The plaintiffs dropped their remaining section 11 claim (regarding OEM revenue) against Deloitte and filed a timely appeal. We dismissed for lack of jurisdiction because the plaintiffs had failed to obtain Rule 54(b) certification to appeal the district court's nonfinal order. See Dannenberg v. Software Toolworks, Inc., 16 F.3d 1073 (9th Cir.1994) [Toolworks II ]. The district court subsequently entered a Rule 54(b) order and the merits of the plaintiffs' appeal is now properly before us.

"We conduct de novo review of the district court's grant of summary judgment. In so doing, we are mindful that, although materiality and scienter are both fact-specific issues which should ordinarily be left to the trier of fact, summary judgment may be granted in appropriate cases. Summary judgment may be defeated in a securities fraud derivative suit only by showing a genuine issue of fact with regard to a particular statement by the company [or its professionals]...." Miller v. Pezzani (In re Worlds of Wonder Sec. Litig.), 35 F.3d 1407, 1412 (9th Cir.1994), (citations and quotations omitted) [WOW II ].

II.

We first address the plaintiffs' claims against the Underwriters under sections 11 and 12(2) of the 1933 Act.1 Section 11 imposes liability "[i]n case any part of [a] registration statement ... contain[s] an untrue statement of a material fact or omit[s] to state a material fact required to be stated therein or necessary to make the statements therein not misleading." 15 U.S.C. Sec. 77k(a). Similarly, section 12(2) imposes liability for using a prospectus "which includes an untrue statement of a material fact or omits to state a material fact necessary in order to make the statements, in light of the circumstances under which they were made, not misleading." Id. Sec. 77l(2).

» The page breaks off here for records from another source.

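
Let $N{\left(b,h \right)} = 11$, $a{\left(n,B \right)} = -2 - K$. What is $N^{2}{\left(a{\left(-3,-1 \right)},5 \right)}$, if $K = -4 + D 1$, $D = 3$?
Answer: $121$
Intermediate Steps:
$K = -1$ ($K = -4 + 3 \cdot 1 = -4 + 3 = -1$)
$a{\left(n,B \right)} = -1$ ($a{\left(n,B \right)} = -2 - -1 = -2 + 1 = -1$)
$N^{2}{\left(a{\left(-3,-1 \right)},5 \right)} = 11^{2} = 121$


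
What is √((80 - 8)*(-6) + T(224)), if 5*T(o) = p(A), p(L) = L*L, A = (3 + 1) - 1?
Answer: 3*I*√1195/5 ≈ 20.741*I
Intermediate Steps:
A = 3 (A = 4 - 1 = 3)
p(L) = L²
T(o) = 9/5 (T(o) = (⅕)*3² = (⅕)*9 = 9/5)
√((80 - 8)*(-6) + T(224)) = √((80 - 8)*(-6) + 9/5) = √(72*(-6) + 9/5) = √(-432 + 9/5) = √(-2151/5) = 3*I*√1195/5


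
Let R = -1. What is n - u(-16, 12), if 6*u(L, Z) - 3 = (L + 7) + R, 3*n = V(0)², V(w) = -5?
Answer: 19/2 ≈ 9.5000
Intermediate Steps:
n = 25/3 (n = (⅓)*(-5)² = (⅓)*25 = 25/3 ≈ 8.3333)
u(L, Z) = 3/2 + L/6 (u(L, Z) = ½ + ((L + 7) - 1)/6 = ½ + ((7 + L) - 1)/6 = ½ + (6 + L)/6 = ½ + (1 + L/6) = 3/2 + L/6)
n - u(-16, 12) = 25/3 - (3/2 + (⅙)*(-16)) = 25/3 - (3/2 - 8/3) = 25/3 - 1*(-7/6) = 25/3 + 7/6 = 19/2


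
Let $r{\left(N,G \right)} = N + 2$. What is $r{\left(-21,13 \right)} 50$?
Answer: $-950$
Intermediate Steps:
$r{\left(N,G \right)} = 2 + N$
$r{\left(-21,13 \right)} 50 = \left(2 - 21\right) 50 = \left(-19\right) 50 = -950$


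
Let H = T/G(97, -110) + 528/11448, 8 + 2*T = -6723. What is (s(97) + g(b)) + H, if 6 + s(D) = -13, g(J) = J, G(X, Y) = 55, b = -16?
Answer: -5044717/52470 ≈ -96.145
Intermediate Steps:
T = -6731/2 (T = -4 + (½)*(-6723) = -4 - 6723/2 = -6731/2 ≈ -3365.5)
s(D) = -19 (s(D) = -6 - 13 = -19)
H = -3208267/52470 (H = -6731/2/55 + 528/11448 = -6731/2*1/55 + 528*(1/11448) = -6731/110 + 22/477 = -3208267/52470 ≈ -61.145)
(s(97) + g(b)) + H = (-19 - 16) - 3208267/52470 = -35 - 3208267/52470 = -5044717/52470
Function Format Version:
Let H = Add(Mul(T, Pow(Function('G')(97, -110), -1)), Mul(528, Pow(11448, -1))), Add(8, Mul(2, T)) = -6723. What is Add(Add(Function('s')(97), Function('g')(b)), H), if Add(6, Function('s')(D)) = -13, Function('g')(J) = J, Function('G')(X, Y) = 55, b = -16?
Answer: Rational(-5044717, 52470) ≈ -96.145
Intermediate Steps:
T = Rational(-6731, 2) (T = Add(-4, Mul(Rational(1, 2), -6723)) = Add(-4, Rational(-6723, 2)) = Rational(-6731, 2) ≈ -3365.5)
Function('s')(D) = -19 (Function('s')(D) = Add(-6, -13) = -19)
H = Rational(-3208267, 52470) (H = Add(Mul(Rational(-6731, 2), Pow(55, -1)), Mul(528, Pow(11448, -1))) = Add(Mul(Rational(-6731, 2), Rational(1, 55)), Mul(528, Rational(1, 11448))) = Add(Rational(-6731, 110), Rational(22, 477)) = Rational(-3208267, 52470) ≈ -61.145)
Add(Add(Function('s')(97), Function('g')(b)), H) = Add(Add(-19, -16), Rational(-3208267, 52470)) = Add(-35, Rational(-3208267, 52470)) = Rational(-5044717, 52470)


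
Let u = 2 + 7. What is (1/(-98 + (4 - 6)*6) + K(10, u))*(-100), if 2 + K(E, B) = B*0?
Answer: 2210/11 ≈ 200.91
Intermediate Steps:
u = 9
K(E, B) = -2 (K(E, B) = -2 + B*0 = -2 + 0 = -2)
(1/(-98 + (4 - 6)*6) + K(10, u))*(-100) = (1/(-98 + (4 - 6)*6) - 2)*(-100) = (1/(-98 - 2*6) - 2)*(-100) = (1/(-98 - 12) - 2)*(-100) = (1/(-110) - 2)*(-100) = (-1/110 - 2)*(-100) = -221/110*(-100) = 2210/11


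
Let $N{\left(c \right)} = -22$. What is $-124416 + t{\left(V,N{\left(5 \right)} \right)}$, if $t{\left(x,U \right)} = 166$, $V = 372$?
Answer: $-124250$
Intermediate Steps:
$-124416 + t{\left(V,N{\left(5 \right)} \right)} = -124416 + 166 = -124250$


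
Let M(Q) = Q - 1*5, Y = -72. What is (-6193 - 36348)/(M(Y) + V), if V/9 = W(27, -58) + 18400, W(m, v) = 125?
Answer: -42541/166648 ≈ -0.25527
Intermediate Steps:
M(Q) = -5 + Q (M(Q) = Q - 5 = -5 + Q)
V = 166725 (V = 9*(125 + 18400) = 9*18525 = 166725)
(-6193 - 36348)/(M(Y) + V) = (-6193 - 36348)/((-5 - 72) + 166725) = -42541/(-77 + 166725) = -42541/166648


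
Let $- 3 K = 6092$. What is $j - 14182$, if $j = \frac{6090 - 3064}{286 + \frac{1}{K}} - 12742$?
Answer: $- \frac{46891493124}{1742309} \approx -26913.0$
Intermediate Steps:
$K = - \frac{6092}{3}$ ($K = \left(- \frac{1}{3}\right) 6092 = - \frac{6092}{3} \approx -2030.7$)
$j = - \frac{22182066886}{1742309}$ ($j = \frac{6090 - 3064}{286 + \frac{1}{- \frac{6092}{3}}} - 12742 = \frac{3026}{286 - \frac{3}{6092}} - 12742 = \frac{3026}{\frac{1742309}{6092}} - 12742 = 3026 \cdot \frac{6092}{1742309} - 12742 = \frac{18434392}{1742309} - 12742 = - \frac{22182066886}{1742309} \approx -12731.0$)
$j - 14182 = - \frac{22182066886}{1742309} - 14182 = - \frac{46891493124}{1742309}$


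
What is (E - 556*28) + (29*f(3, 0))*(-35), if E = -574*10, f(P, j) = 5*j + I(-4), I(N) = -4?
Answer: -17248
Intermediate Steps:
f(P, j) = -4 + 5*j (f(P, j) = 5*j - 4 = -4 + 5*j)
E = -5740
(E - 556*28) + (29*f(3, 0))*(-35) = (-5740 - 556*28) + (29*(-4 + 5*0))*(-35) = (-5740 - 15568) + (29*(-4 + 0))*(-35) = -21308 + (29*(-4))*(-35) = -21308 - 116*(-35) = -21308 + 4060 = -17248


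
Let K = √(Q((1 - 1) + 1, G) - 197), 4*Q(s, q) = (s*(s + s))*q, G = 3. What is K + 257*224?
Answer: 57568 + I*√782/2 ≈ 57568.0 + 13.982*I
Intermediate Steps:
Q(s, q) = q*s²/2 (Q(s, q) = ((s*(s + s))*q)/4 = ((s*(2*s))*q)/4 = ((2*s²)*q)/4 = (2*q*s²)/4 = q*s²/2)
K = I*√782/2 (K = √((½)*3*((1 - 1) + 1)² - 197) = √((½)*3*(0 + 1)² - 197) = √((½)*3*1² - 197) = √((½)*3*1 - 197) = √(3/2 - 197) = √(-391/2) = I*√782/2 ≈ 13.982*I)
K + 257*224 = I*√782/2 + 257*224 = I*√782/2 + 57568 = 57568 + I*√782/2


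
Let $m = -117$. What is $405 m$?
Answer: $-47385$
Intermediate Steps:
$405 m = 405 \left(-117\right) = -47385$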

Liability under sections 11 and 12(2) properly may fall on the underwriters of a public offering. See id. Secs. 77k(a)(5), 77l (2). Underwriters, however, may absolve themselves from liability by establishing a "due diligence" defense. Under section 11, underwriters must prove that they "had, after reasonable investigation, reasonable ground to believe and did believe ... that the statements therein were true and that there was no omission to state a material fact required to be stated therein or necessary to make the statements therein not misleading." Id. Sec. 77k(b)(3).